The Thraupidae family is one of the most wanted by bird breeders in Brazil due to its diverse, colorful and melodious singers as representatives. The Great-billed Seed-finch, Sporophila maximiliani, is the only representative of the genus Sporophila considered critically endangered in Brazil. Due to the demands of environmental agencies and of conservation programs, there is a need to increase the number of molecular markers available for the genus and specially for S.maximiliani. Therefore, this work aimed to provide a new set of microsatellite markers for S. maximiliani in order to help bird breeders and environmental agencies on fulfilling its demands as well as contributing with extra genetics tools for conservation programs of the Great-billed Seed-finch. Of the 30 markers developed, 25 successfully amplified and 22 were polymorphic. Annealing temperature varied from 52 to 64°C, number of alleles from two to 13 and the medium allele richness was 7.25 and medium expected and observed heterozygosity was, respectively, 0.812 and 0.661. The identity estimate was 8.54x10 -27 and all the other probabilities of non-exclusion (sib-identity, parent pair and first-parent) were <0.001, indicating that this set of microsatellite markers have high genetic variability and high power of individual genetic differentiation for S.maximiliani. Therefore, this work increases the options of molecular markers to be used on inspection for environmental agencies and for conservation programs on analyzing genetic variability and population studies for the Great-billed Seed-finch.
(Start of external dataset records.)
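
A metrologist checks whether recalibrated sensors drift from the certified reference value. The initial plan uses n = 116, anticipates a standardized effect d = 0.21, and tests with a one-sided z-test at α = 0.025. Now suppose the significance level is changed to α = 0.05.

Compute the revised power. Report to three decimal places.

δ = d·√n = 0.21 × √116 = 2.2618 (unchanged). New critical value: z_{0.05} = 1.645.
Revised power = P(Z > 1.645 − δ) = Φ(0.617) = 0.7314.

Power ≈ 0.731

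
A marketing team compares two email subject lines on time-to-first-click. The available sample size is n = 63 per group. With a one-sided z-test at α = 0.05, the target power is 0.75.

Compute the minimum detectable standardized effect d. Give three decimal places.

d ≈ 0.413

Required noncentrality: δ = z_{0.05} + z_{0.25} = 1.645 + 0.674 = 2.319.
δ = d·√(n/2) ⇒ d = δ/√(n/2) = 2.319/√(63/2) = 0.4132.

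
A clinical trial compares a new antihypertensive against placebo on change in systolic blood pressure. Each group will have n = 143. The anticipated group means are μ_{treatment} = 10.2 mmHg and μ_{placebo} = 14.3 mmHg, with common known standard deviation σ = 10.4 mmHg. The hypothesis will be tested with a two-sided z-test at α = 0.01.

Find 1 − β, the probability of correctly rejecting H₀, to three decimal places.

Power ≈ 0.776

Standardized effect: d = |μ_{treatment} − μ_{placebo}| / σ = |10.2 − 14.3| / 10.4 = 0.3942
Noncentrality parameter: δ = d·√(n/2) = 0.3942 × √(143/2) = 3.3335
Critical value for a two-sided test at α = 0.01: z_{α/2} = 2.576.
Power = Φ(δ − 2.576) + Φ(−δ − 2.576) = Φ(0.758) + Φ(-5.909) = 0.7757 + 0.0000 = 0.7757.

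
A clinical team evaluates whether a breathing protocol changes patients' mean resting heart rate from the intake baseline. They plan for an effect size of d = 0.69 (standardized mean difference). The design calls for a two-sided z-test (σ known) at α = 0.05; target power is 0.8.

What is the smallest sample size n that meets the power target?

For power 0.8 need Φ(δ − z_{0.025}) = 0.8, so δ = z_{0.025} + z_{0.20} = 1.960 + 0.842 = 2.802.
(Ignoring the negligible lower-tail rejection probability gives the usual closed-form inversion.)
δ = d·√n ⇒ n = (δ/d)² = (2.802 / 0.69)² = 16.49.
Round up to the next whole unit.

n = 17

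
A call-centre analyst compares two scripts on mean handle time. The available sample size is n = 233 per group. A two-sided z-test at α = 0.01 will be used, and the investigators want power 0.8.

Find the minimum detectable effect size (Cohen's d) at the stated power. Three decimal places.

Need Φ(δ − 2.576) = 0.8, so δ = 2.576 + 0.842 = 3.417.
(Lower-tail contribution to power is negligible for δ > 0.)
δ = d·√(n/2) ⇒ d = δ/√(n/2) = 3.417/√(233/2) = 0.3166.

d ≈ 0.317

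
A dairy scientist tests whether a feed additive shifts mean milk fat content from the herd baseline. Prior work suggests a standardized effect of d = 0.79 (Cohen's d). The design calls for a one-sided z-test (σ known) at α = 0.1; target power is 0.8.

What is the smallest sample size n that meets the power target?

n = 8

For power 0.8 need Φ(δ − z_{0.1}) = 0.8, so δ = z_{0.1} + z_{0.20} = 1.282 + 0.842 = 2.123.
δ = d·√n ⇒ n = (δ/d)² = (2.123 / 0.79)² = 7.22.
Round up to the next whole unit.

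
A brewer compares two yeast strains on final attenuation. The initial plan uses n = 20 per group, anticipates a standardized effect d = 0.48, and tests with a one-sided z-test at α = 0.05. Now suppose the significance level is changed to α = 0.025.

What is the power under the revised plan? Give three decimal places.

δ = d·√(n/2) = 0.48 × √(20/2) = 1.5179 (unchanged). New critical value: z_{0.025} = 1.960.
Revised power = P(Z > 1.960 − δ) = Φ(-0.442) = 0.3292.

Power ≈ 0.329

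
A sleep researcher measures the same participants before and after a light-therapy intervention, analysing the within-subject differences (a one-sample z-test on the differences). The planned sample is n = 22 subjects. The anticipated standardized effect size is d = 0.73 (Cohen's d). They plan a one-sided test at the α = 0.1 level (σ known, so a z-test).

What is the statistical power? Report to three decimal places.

Power ≈ 0.984

Noncentrality parameter: δ = d·√n = 0.73 × √22 = 3.4240
One-sided α = 0.1 → critical value z_{0.1} = 1.282.
Power = P(Z > 1.282 − δ) = Φ(2.142) = 0.9839.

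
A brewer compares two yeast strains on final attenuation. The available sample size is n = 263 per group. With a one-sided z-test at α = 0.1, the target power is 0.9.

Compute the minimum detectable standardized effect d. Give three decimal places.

d ≈ 0.224

Need Φ(δ − 1.282) = 0.9, so δ = 1.282 + 1.282 = 2.563.
δ = d·√(n/2) ⇒ d = δ/√(n/2) = 2.563/√(263/2) = 0.2235.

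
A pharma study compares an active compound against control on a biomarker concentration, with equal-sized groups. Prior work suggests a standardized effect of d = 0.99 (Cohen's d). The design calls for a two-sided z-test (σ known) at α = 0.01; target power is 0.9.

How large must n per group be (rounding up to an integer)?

For power 0.9 need Φ(δ − z_{0.005}) = 0.9, so δ = z_{0.005} + z_{0.10} = 2.576 + 1.282 = 3.857.
(For δ > 0 the lower-tail rejection region contributes negligibly to power, so the one-term inversion is standard.)
δ = d·√(n/2) ⇒ n = 2(δ/d)² = 2 × (3.857 / 0.99)² = 30.36.
Rounding up, n = 31 per group.

n = 31 per group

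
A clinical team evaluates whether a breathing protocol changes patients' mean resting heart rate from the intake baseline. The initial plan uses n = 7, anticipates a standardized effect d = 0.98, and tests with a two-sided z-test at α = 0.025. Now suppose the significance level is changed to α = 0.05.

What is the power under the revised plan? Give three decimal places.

Power ≈ 0.737

δ = d·√n = 0.98 × √7 = 2.5928 (unchanged). New critical value: z_{0.025} = 1.960.
Revised power = Φ(δ − 1.960) + Φ(−δ − 1.960) = Φ(0.633) + Φ(-4.553) = 0.7366 + 0.0000 = 0.7366.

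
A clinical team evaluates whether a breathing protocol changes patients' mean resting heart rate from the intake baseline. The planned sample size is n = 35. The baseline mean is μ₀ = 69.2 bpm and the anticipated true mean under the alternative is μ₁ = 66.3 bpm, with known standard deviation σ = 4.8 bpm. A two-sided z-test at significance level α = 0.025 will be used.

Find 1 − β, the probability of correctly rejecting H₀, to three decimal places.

Power ≈ 0.909

Standardized effect: d = |μ₁ − μ₀| / σ = |66.3 − 69.2| / 4.8 = 0.6042
Noncentrality parameter: δ = d·√n = 0.6042 × √35 = 3.5743
Critical value for a two-sided test at α = 0.025: z_{α/2} = 2.241.
Power = Φ(δ − 2.241) + Φ(−δ − 2.241) = Φ(1.333) + Φ(-5.816) = 0.9087 + 0.0000 = 0.9087.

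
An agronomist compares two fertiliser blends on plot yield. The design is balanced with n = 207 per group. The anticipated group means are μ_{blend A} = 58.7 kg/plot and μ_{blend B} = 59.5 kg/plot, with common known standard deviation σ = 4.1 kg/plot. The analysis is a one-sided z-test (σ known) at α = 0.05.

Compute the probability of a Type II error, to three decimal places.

β ≈ 0.367

Standardized effect: d = |μ_{blend A} − μ_{blend B}| / σ = |58.7 − 59.5| / 4.1 = 0.1951
Noncentrality parameter: δ = d·√(n/2) = 0.1951 × √(207/2) = 1.9851
Critical value for a one-sided test at α = 0.05: z_α = 1.645.
Power = Φ(δ − 1.645) = Φ(0.340) = 0.6332.
Type II error: β = 1 − power = 1 − 0.6332 = 0.3668.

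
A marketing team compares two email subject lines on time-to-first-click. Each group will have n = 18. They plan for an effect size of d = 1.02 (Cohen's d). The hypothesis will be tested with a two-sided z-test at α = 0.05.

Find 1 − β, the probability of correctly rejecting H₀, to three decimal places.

Power ≈ 0.864

Noncentrality parameter: δ = d·√(n/2) = 1.02 × √(18/2) = 3.0600
Critical value for a two-sided test at α = 0.05: z_{α/2} = 1.960.
Power = Φ(δ − 1.960) + Φ(−δ − 1.960) = Φ(1.100) + Φ(-5.020) = 0.8643 + 0.0000 = 0.8643.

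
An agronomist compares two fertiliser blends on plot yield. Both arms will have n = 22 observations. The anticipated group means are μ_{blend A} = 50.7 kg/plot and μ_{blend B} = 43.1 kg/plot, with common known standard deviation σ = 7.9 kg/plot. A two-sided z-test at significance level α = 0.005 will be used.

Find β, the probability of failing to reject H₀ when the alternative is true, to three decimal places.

β ≈ 0.351

Standardized effect: d = |μ_{blend A} − μ_{blend B}| / σ = |50.7 − 43.1| / 7.9 = 0.9620
Noncentrality parameter: δ = d·√(n/2) = 0.9620 × √(22/2) = 3.1907
Two-sided α = 0.005 → critical value z_{0.0025} = 2.807.
Power = Φ(δ − 2.807) + Φ(−δ − 2.807) = Φ(0.384) + Φ(-5.998) = 0.6494 + 0.0000 = 0.6494.
Type II error: β = 1 − power = 1 − 0.6494 = 0.3506.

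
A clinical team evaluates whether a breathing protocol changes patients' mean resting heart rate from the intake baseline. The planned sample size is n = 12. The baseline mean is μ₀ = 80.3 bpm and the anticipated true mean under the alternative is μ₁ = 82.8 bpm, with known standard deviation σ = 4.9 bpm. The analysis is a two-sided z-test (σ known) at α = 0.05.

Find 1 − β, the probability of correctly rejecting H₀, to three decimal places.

Power ≈ 0.424

Standardized effect: d = |μ₁ − μ₀| / σ = |82.8 − 80.3| / 4.9 = 0.5102
Noncentrality parameter: δ = d·√n = 0.5102 × √12 = 1.7674
Two-sided α = 0.05 → critical value z_{0.025} = 1.960.
Power = Φ(δ − 1.960) + Φ(−δ − 1.960) = Φ(-0.193) + Φ(-3.727) = 0.4236 + 0.0001 = 0.4237.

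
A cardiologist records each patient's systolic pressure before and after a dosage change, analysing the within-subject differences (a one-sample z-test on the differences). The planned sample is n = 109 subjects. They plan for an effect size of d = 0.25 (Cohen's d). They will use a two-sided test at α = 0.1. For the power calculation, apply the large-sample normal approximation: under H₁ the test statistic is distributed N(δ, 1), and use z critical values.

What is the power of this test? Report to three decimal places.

Power ≈ 0.833

Noncentrality parameter: δ = d·√n = 0.25 × √109 = 2.6101
Two-sided α = 0.1 → critical value z_{0.05} = 1.645.
Power = Φ(δ − 1.645) + Φ(−δ − 1.645) = Φ(0.965) + Φ(-4.255) = 0.8328 + 0.0000 = 0.8328.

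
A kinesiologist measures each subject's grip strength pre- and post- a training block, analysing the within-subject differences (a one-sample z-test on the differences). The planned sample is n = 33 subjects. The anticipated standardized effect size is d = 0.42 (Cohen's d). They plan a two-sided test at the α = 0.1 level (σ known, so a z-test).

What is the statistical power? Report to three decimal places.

Noncentrality parameter: δ = d·√n = 0.42 × √33 = 2.4127
Critical value for a two-sided test at α = 0.1: z_{α/2} = 1.645.
Power = Φ(δ − 1.645) + Φ(−δ − 1.645) = Φ(0.768) + Φ(-4.058) = 0.7787 + 0.0000 = 0.7787.

Power ≈ 0.779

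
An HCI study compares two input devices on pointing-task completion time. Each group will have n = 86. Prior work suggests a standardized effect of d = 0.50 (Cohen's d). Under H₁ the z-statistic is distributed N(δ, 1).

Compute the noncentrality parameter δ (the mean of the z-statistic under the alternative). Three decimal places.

δ = d·√(n/2) = 0.50 × √(86/2) = 3.2787

δ ≈ 3.279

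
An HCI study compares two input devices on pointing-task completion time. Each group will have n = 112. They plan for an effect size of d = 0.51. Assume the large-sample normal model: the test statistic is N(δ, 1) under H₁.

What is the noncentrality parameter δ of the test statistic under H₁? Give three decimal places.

The noncentrality parameter scales effect size by the design's sample-size factor: δ = d·√(n/2) = 0.51 × √(112/2) = 3.8165

δ ≈ 3.816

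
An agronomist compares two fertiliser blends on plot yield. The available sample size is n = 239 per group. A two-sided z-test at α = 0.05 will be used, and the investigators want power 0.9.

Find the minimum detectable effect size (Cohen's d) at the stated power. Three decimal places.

Need Φ(δ − 1.960) = 0.9, so δ = 1.960 + 1.282 = 3.242.
(The second rejection-region term Φ(−δ − z_{α/2}) is negligible and dropped.)
δ = d·√(n/2) ⇒ d = δ/√(n/2) = 3.242/√(239/2) = 0.2965.

d ≈ 0.297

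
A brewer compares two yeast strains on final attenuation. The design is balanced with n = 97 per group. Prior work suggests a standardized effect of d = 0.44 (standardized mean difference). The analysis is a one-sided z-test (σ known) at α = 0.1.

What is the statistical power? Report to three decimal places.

Noncentrality parameter: δ = d·√(n/2) = 0.44 × √(97/2) = 3.0642
One-sided α = 0.1 → critical value z_{0.1} = 1.282.
Power = P(Z > 1.282 − δ) = Φ(1.783) = 0.9627.

Power ≈ 0.963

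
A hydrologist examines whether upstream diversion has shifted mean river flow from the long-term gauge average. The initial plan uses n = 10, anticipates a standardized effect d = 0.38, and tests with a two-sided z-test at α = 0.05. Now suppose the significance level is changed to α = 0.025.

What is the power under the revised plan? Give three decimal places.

Power ≈ 0.150

δ = d·√n = 0.38 × √10 = 1.2017 (unchanged). New critical value: z_{0.0125} = 2.241.
Revised power = Φ(δ − 2.241) + Φ(−δ − 2.241) = Φ(-1.040) + Φ(-3.443) = 0.1492 + 0.0003 = 0.1495.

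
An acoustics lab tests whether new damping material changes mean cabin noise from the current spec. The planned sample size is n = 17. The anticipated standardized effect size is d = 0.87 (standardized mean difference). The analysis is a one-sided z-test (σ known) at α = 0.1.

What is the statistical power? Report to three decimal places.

Power ≈ 0.989

Noncentrality parameter: λ = d·√n = 0.87 × √17 = 3.5871
Critical value for a one-sided test at α = 0.1: z_α = 1.282.
Power = Φ(λ − 1.282) = Φ(2.306) = 0.9894.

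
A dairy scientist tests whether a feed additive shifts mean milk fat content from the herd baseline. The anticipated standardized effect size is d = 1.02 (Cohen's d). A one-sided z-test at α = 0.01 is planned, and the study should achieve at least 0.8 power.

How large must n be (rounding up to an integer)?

Set Φ(δ − 2.326) = 0.8; then δ − 2.326 = Φ⁻¹(0.8) = 0.842, giving δ = 3.168.
δ = d·√n ⇒ n = (δ/d)² = (3.168 / 1.02)² = 9.65.
Round up to the next whole unit.

n = 10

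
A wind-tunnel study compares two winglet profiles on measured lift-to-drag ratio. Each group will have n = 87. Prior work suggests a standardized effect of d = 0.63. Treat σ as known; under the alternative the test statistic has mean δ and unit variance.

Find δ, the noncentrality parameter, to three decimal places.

δ ≈ 4.155

δ = d·√(n/2) = 0.63 × √(87/2) = 4.1551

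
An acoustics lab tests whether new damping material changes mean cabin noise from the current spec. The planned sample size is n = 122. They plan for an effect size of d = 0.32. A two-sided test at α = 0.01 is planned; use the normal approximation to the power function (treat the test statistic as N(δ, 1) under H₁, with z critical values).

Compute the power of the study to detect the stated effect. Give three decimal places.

Power ≈ 0.831

Noncentrality parameter: δ = d·√n = 0.32 × √122 = 3.5345
Two-sided α = 0.01 → critical value z_{0.005} = 2.576.
Power = Φ(δ − 2.576) + Φ(−δ − 2.576) = Φ(0.959) + Φ(-6.110) = 0.8311 + 0.0000 = 0.8311.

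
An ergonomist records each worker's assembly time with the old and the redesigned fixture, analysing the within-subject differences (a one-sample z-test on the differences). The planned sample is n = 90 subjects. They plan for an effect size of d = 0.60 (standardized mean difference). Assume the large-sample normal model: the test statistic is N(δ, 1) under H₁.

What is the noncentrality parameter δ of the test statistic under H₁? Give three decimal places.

The noncentrality parameter scales effect size by the design's sample-size factor: δ = d·√n = 0.60 × √90 = 5.6921

δ ≈ 5.692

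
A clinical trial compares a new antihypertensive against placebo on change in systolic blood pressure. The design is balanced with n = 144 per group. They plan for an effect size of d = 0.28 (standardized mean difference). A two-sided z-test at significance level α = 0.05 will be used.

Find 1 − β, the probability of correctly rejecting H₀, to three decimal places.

Noncentrality parameter: δ = d·√(n/2) = 0.28 × √(144/2) = 2.3759
Critical value for a two-sided test at α = 0.05: z_{α/2} = 1.960.
Power = Φ(δ − 1.960) + Φ(−δ − 1.960) = Φ(0.416) + Φ(-4.336) = 0.6613 + 0.0000 = 0.6613.

Power ≈ 0.661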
Genomic DNA was extracted from blood samples for all of the analysis in this work through Qiagen DNeasy Blood & Tissue kit (QIAGEN, 2006). Contigs generated for the draft genome of S. maximiliani (GenBank accession number: MF327582) (Ludwig et al. 2017) were accessed to identify microsatellite regions using the software MSATCOMMANDER (Faircloth 2008). Over 100,000 contigs containing microsatellite regions were identified, and about 1,000 primer pairs suggested (Dryad: xxx). The primer pairs were screened for the generated fragment size (amplicons of 75–300 bp), and selected microsatellites containing at least seven repeats of tri/tetra-nucleotide motifs, because microsatellites with tri- and tetra-nucleotide motifs can be easily discerned, avoiding issues such as stuttering pattern (e.g. de Valk et al. 2005). Microsatellite markers were designed for 30 loci with motifs varying from four to six nucleotides.